Pollution of the environment by toxic metals in recent years has accelerated dramatically due to rapid industrial progress. Heavy metals when taken up in amounts in excess of the normal concentration produce lethal effects on plants, on microbes, and directly or indirectly on the human health. Deleterious impact of metals on plants includes the reduction in germinability of seeds, inactivation of enzymes, damage to cells by acting as antimetabolites, or formation of precipitates or chelates with essential metabolites. Heavy metals also show unconstructive effects on other physiological processes like photosynthesis, gaseous exchange, water relations, and mineral/nutrient absorption by plants. These adverse effects may be due to the generation of reactive oxygen species which may cause oxidative stress. The impact of heavy metals on germination of legume seeds and different physiological events of plants with special reference to leguminous plants grown in distinct agroecological niches is highlighted.

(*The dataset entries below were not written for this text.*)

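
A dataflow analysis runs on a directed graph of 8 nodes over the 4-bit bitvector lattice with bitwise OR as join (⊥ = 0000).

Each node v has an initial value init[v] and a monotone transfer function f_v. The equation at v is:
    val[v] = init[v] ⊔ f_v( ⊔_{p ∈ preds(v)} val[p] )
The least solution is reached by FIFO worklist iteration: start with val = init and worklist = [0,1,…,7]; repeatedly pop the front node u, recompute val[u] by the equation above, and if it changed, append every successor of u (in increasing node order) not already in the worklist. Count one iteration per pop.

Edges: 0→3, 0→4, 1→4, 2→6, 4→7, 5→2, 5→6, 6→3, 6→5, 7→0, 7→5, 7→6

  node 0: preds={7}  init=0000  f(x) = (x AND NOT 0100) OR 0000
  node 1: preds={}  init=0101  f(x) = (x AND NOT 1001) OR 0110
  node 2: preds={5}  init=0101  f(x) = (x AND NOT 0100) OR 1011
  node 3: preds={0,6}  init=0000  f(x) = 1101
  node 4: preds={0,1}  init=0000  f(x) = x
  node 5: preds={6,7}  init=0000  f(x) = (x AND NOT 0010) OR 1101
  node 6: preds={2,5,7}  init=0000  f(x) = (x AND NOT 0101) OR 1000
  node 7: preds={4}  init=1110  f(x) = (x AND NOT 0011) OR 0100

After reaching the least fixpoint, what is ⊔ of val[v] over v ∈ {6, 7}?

Iteration log — 11 steps:
  step 1. node 0  ⊔preds=1110  new=1010  old=0000  +wl: 
  step 2. node 1  ⊔preds=0000  new=0111  old=0101  +wl: 
  step 3. node 2  ⊔preds=0000  new=1111  old=0101  +wl: 
  step 4. node 3  ⊔preds=1010  new=1101  old=0000  +wl: 
  step 5. node 4  ⊔preds=1111  new=1111  old=0000  +wl: 
  step 6. node 5  ⊔preds=1110  new=1101  old=0000  +wl: 2
  step 7. node 6  ⊔preds=1111  new=1010  old=0000  +wl: 3,5
  step 8. node 7  ⊔preds=1111  new=1110  stable
  step 9. node 2  ⊔preds=1101  new=1111  stable
  step 10. node 3  ⊔preds=1010  new=1101  stable
  step 11. node 5  ⊔preds=1110  new=1101  stable

Least fixpoint reached:
  node 0: 1010
  node 1: 0111
  node 2: 1111
  node 3: 1101
  node 4: 1111
  node 5: 1101
  node 6: 1010
  node 7: 1110

1110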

Bioremediation: A Natural Method for the Management of Polluted Environment

Heavy metal contamination resulting from rapid industrialization and other sources is a growing problem worldwide. Increasing pollution of soils with heavy metals disturbs the microbial biodiversity, soil fertility, and plant production and may cause significant human health problems. The excessive accumulation of heavy metals within plant tissues can modify protein structure or replace an essential element causing chlorosis, growth impairment, browning of roots, and photosystems dysfunction. To circumvent metal toxicity, bioremediation, a process that involves the use of biological materials to detoxify the contaminated sites and brings the environment to its contaminant free (original) state, has emerged as a promising alternative to widely practiced physicochemical methods used to clean up contaminated lands. Biological materials used to remediate contaminated sites are inexpensive, are easy to operate, do not produce hazardous by-products, and can be effective even if metals are present in low concentrations. Here, we integrate the knowledge obtained so far on the removal of metals and metalloids employing bioremediation strategies for contaminated soils. The information regarding different types of bioremediation and the challenges facing bioremediation are highlighted. The role and impacts of plant-growth-promoting rhizobacteria on bioremediation efficiency are addressed.

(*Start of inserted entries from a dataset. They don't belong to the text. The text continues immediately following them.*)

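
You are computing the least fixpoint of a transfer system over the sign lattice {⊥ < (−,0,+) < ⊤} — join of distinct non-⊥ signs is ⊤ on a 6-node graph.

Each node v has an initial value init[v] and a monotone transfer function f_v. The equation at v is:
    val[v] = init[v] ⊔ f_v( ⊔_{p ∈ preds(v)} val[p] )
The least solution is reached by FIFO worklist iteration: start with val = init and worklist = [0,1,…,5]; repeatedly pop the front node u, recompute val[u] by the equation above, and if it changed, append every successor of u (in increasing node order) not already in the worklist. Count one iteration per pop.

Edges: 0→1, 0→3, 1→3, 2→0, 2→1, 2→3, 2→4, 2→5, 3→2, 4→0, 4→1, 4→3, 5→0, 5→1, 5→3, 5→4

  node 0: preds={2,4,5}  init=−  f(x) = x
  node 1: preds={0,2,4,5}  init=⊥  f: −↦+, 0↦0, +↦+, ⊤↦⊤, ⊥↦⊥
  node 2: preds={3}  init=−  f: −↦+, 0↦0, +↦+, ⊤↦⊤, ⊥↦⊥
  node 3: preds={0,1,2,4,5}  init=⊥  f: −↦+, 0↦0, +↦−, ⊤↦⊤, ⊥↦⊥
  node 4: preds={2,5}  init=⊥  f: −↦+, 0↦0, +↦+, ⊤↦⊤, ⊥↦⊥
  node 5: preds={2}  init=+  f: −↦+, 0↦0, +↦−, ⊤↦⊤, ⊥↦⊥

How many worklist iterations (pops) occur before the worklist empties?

16

Trace (16 dequeues):
  [1] u=0 | in ⊤ | out ⊤ | prev − | push {}
  [2] u=1 | in ⊤ | out ⊤ | prev ⊥ | push {}
  [3] u=2 | in ⊥ | out − | ==
  [4] u=3 | in ⊤ | out ⊤ | prev ⊥ | push {2}
  [5] u=4 | in ⊤ | out ⊤ | prev ⊥ | push {0,1,3}
  [6] u=5 | in − | out + | ==
  [7] u=2 | in ⊤ | out ⊤ | prev − | push {4,5}
  [8] u=0 | in ⊤ | out ⊤ | ==
  [9] u=1 | in ⊤ | out ⊤ | ==
  [10] u=3 | in ⊤ | out ⊤ | ==
  [11] u=4 | in ⊤ | out ⊤ | ==
  [12] u=5 | in ⊤ | out ⊤ | prev + | push {0,1,3,4}
  [13] u=0 | in ⊤ | out ⊤ | ==
  [14] u=1 | in ⊤ | out ⊤ | ==
  [15] u=3 | in ⊤ | out ⊤ | ==
  [16] u=4 | in ⊤ | out ⊤ | ==

Converged values:
  [0] ⊤
  [1] ⊤
  [2] ⊤
  [3] ⊤
  [4] ⊤
  [5] ⊤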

Chromium–Plant-Growth-Promoting Rhizobacteria Interactions: Toxicity and Management

Among heavy metals, chromium is a highly toxic nonessential metal found in different environmental settings. Chromium pollution has been reported worldwide, causes undeniable damage to microbes and plant genotypes, and is carcinogenic and genotoxic for humans. Of the two most common oxidative states, hexavalent chromium is relatively more deleterious than the less-mobile trivalent form of chromium. Chromium toxicity, however, can be reduced by employing various physicochemical and biological processes. Among biomaterials, apart from plants, use of plant-growth-promoting rhizobacteria has been found effective, inexpensive, and environmentally friendly. Plant-growth-promoting rhizobacteria alleviate the metal toxicity by adopting different strategies like biosorption and bioaccumulation, bioreduction to a less-toxic state, and chromate efflux. Some of these methods have been proposed as effective biological tools for removing chromium from contaminated locations. The interaction of chromium with plant-growth-promoting rhizobacteria and the bacterial-based management of chromium toxicity is reviewed and discussed. The detoxification of chromium by plant-growth-promoting rhizobacteria is likely to reduce the adversity of chromium to various agroecosystems and may serve as a good candidate for bacterial-based bioremediation of chromium-polluted soils.